Outro dia encontrou uma lanchonete com frutos do cerrado, o sucesso foi tanto que alterou o título para frutos do Brasil e está vendendo franquia para todos estados.

Já a minha neta diz que para ovelha montar um negócio é muito fácil, basta tirar a lã,  colocar nas paredes e está pronta a Lã House.

Mas comércio por aqui (e acredito que em todo o país) é assim: montam um bem pequeno e daí uns três meses, não aguentando o aluguel, contador, energia, telefone, empregados; já fechou as portas. Comércio tem que ter estratégia, observar e pesquisar o local, a data abertura também influencia. 

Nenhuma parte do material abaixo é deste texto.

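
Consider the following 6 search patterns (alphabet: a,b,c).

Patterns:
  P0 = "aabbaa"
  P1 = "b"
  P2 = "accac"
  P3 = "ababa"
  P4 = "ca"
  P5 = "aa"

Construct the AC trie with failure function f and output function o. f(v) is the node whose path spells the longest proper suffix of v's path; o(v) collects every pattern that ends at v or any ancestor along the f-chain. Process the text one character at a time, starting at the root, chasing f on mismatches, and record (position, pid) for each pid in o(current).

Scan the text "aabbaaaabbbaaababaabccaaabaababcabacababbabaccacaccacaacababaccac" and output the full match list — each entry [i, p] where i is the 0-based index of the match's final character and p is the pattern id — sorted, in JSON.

Build automaton:
Trie nodes:
  0='ε' goto a→1 b→7 c→16
  1='a' goto a→2 b→12 c→8
  2='aa' goto b→3  ←P5
  3='aab' goto b→4
  4='aabb' goto a→5
  5='aabba' goto a→6
  6='aabbaa' goto ·  ←P0
  7='b' goto ·  ←P1
  8='ac' goto c→9
  9='acc' goto a→10
  10='acca' goto c→11
  11='accac' goto ·  ←P2
  12='ab' goto a→13
  13='aba' goto b→14
  14='abab' goto a→15
  15='ababa' goto ·  ←P3
  16='c' goto a→17
  17='ca' goto ·  ←P4

Failure links (BFS by depth):
  fail(1) 'a': from fail(0)=0 chase 'a': 0 ⇒ 0;  out=∅∪out(0)=∅
  fail(7) 'b': from fail(0)=0 chase 'b': 0 ⇒ 0;  out={1}∪out(0)={1}
  fail(16) 'c': from fail(0)=0 chase 'c': 0 ⇒ 0;  out=∅∪out(0)=∅
  fail(2) 'aa': from fail(1)=0 chase 'a': 0 ⇒ 1;  out={5}∪out(1)={5}
  fail(8) 'ac': from fail(1)=0 chase 'c': 0 ⇒ 16;  out=∅∪out(16)=∅
  fail(12) 'ab': from fail(1)=0 chase 'b': 0 ⇒ 7;  out=∅∪out(7)={1}
  fail(17) 'ca': from fail(16)=0 chase 'a': 0 ⇒ 1;  out={4}∪out(1)={4}
  fail(3) 'aab': from fail(2)=1 chase 'b': 1 ⇒ 12;  out=∅∪out(12)={1}
  fail(9) 'acc': from fail(8)=16 chase 'c': 16→0 ⇒ 16;  out=∅∪out(16)=∅
  fail(13) 'aba': from fail(12)=7 chase 'a': 7→0 ⇒ 1;  out=∅∪out(1)=∅
  fail(4) 'aabb': from fail(3)=12 chase 'b': 12→7→0 ⇒ 7;  out=∅∪out(7)={1}
  fail(10) 'acca': from fail(9)=16 chase 'a': 16 ⇒ 17;  out=∅∪out(17)={4}
  fail(14) 'abab': from fail(13)=1 chase 'b': 1 ⇒ 12;  out=∅∪out(12)={1}
  fail(5) 'aabba': from fail(4)=7 chase 'a': 7→0 ⇒ 1;  out=∅∪out(1)=∅
  fail(11) 'accac': from fail(10)=17 chase 'c': 17→1 ⇒ 8;  out={2}∪out(8)={2}
  fail(15) 'ababa': from fail(14)=12 chase 'a': 12 ⇒ 13;  out={3}∪out(13)={3}
  fail(6) 'aabbaa': from fail(5)=1 chase 'a': 1 ⇒ 2;  out={0}∪out(2)={0,5}

Text stream:
i=0 'a': node 0→1
i=1 'a': node 1→2  → match P5@[0:1]
i=2 'b': node 2→3  → match P1@[2:2]
i=3 'b': node 3→4  → match P1@[3:3]
i=4 'a': node 4→5
i=5 'a': node 5→6  → match P0@[0:5],P5@[4:5]
i=6 'a': node 6→2 ·f  → match P5@[5:6]
i=7 'a': node 2→2 ·f  → match P5@[6:7]
i=8 'b': node 2→3  → match P1@[8:8]
i=9 'b': node 3→4  → match P1@[9:9]
i=10 'b': node 4→7 ·f  → match P1@[10:10]
i=11 'a': node 7→1 ·f
i=12 'a': node 1→2  → match P5@[11:12]
i=13 'a': node 2→2 ·f  → match P5@[12:13]
i=14 'b': node 2→3  → match P1@[14:14]
i=15 'a': node 3→13 ·f
i=16 'b': node 13→14  → match P1@[16:16]
i=17 'a': node 14→15  → match P3@[13:17]
i=18 'a': node 15→2 ·f  → match P5@[17:18]
i=19 'b': node 2→3  → match P1@[19:19]
i=20 'c': node 3→16 ·f
i=21 'c': node 16→16 ·f
i=22 'a': node 16→17  → match P4@[21:22]
i=23 'a': node 17→2 ·f  → match P5@[22:23]
i=24 'a': node 2→2 ·f  → match P5@[23:24]
i=25 'b': node 2→3  → match P1@[25:25]
i=26 'a': node 3→13 ·f
i=27 'a': node 13→2 ·f  → match P5@[26:27]
i=28 'b': node 2→3  → match P1@[28:28]
i=29 'a': node 3→13 ·f
i=30 'b': node 13→14  → match P1@[30:30]
i=31 'c': node 14→16 ·f
i=32 'a': node 16→17  → match P4@[31:32]
i=33 'b': node 17→12 ·f  → match P1@[33:33]
i=34 'a': node 12→13
i=35 'c': node 13→8 ·f
i=36 'a': node 8→17 ·f  → match P4@[35:36]
i=37 'b': node 17→12 ·f  → match P1@[37:37]
i=38 'a': node 12→13
i=39 'b': node 13→14  → match P1@[39:39]
i=40 'b': node 14→7 ·f  → match P1@[40:40]
i=41 'a': node 7→1 ·f
i=42 'b': node 1→12  → match P1@[42:42]
i=43 'a': node 12→13
i=44 'c': node 13→8 ·f
i=45 'c': node 8→9
i=46 'a': node 9→10  → match P4@[45:46]
i=47 'c': node 10→11  → match P2@[43:47]
i=48 'a': node 11→17 ·f  → match P4@[47:48]
i=49 'c': node 17→8 ·f
i=50 'c': node 8→9
i=51 'a': node 9→10  → match P4@[50:51]
i=52 'c': node 10→11  → match P2@[48:52]
i=53 'a': node 11→17 ·f  → match P4@[52:53]
i=54 'a': node 17→2 ·f  → match P5@[53:54]
i=55 'c': node 2→8 ·f
i=56 'a': node 8→17 ·f  → match P4@[55:56]
i=57 'b': node 17→12 ·f  → match P1@[57:57]
i=58 'a': node 12→13
i=59 'b': node 13→14  → match P1@[59:59]
i=60 'a': node 14→15  → match P3@[56:60]
i=61 'c': node 15→8 ·f
i=62 'c': node 8→9
i=63 'a': node 9→10  → match P4@[62:63]
i=64 'c': node 10→11  → match P2@[60:64]

All matches (sorted): [[1,5],[2,1],[3,1],[5,0],[5,5],[6,5],[7,5],[8,1],[9,1],[10,1],[12,5],[13,5],[14,1],[16,1],[17,3],[18,5],[19,1],[22,4],[23,5],[24,5],[25,1],[27,5],[28,1],[30,1],[32,4],[33,1],[36,4],[37,1],[39,1],[40,1],[42,1],[46,4],[47,2],[48,4],[51,4],[52,2],[53,4],[54,5],[56,4],[57,1],[59,1],[60,3],[63,4],[64,2]]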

É preciso estudar os produtos, as despesas, os lucros e o capital de giro.
Se montar uma loja em Shopping ainda tem as altíssimas despesas de condomínio.

Nunca faça como o Joãozinho da D. Mariazinha: achou que estava na hora de trabalhar por conta própria e lá se foi. Alugou uma loja bem no centro, nem perguntou o preço. Comprou um grande estoque de roupas e ficou aguardando os clientes.

No fim do mês achou que as vendas estavam indo bem, foi até a uma agência de carros e levou um dos mais caros.

No terceiro mês as vendas não foram lá grandes coisas e o pobre do Joãozinho que já era pobre, ficou mais pobre ainda: teve que devolver o veículo.

Quanto as lanchonetes são de sucos, alimentos rápidos, cafezinho e outras bebidas. Por aqui tem gente especializada em empadas e distribui por toda a cidade.

É o tipo de comércio que também naufraga com muita facilidade. Tudo depende do ponto e da paciência do dono, já dizia um velho comerciante.
Mas vi a placa e achei engraçado: Venha saborear o nosso assaí. Até o programa do Word assustou-se e grifou a palavra de vermelho.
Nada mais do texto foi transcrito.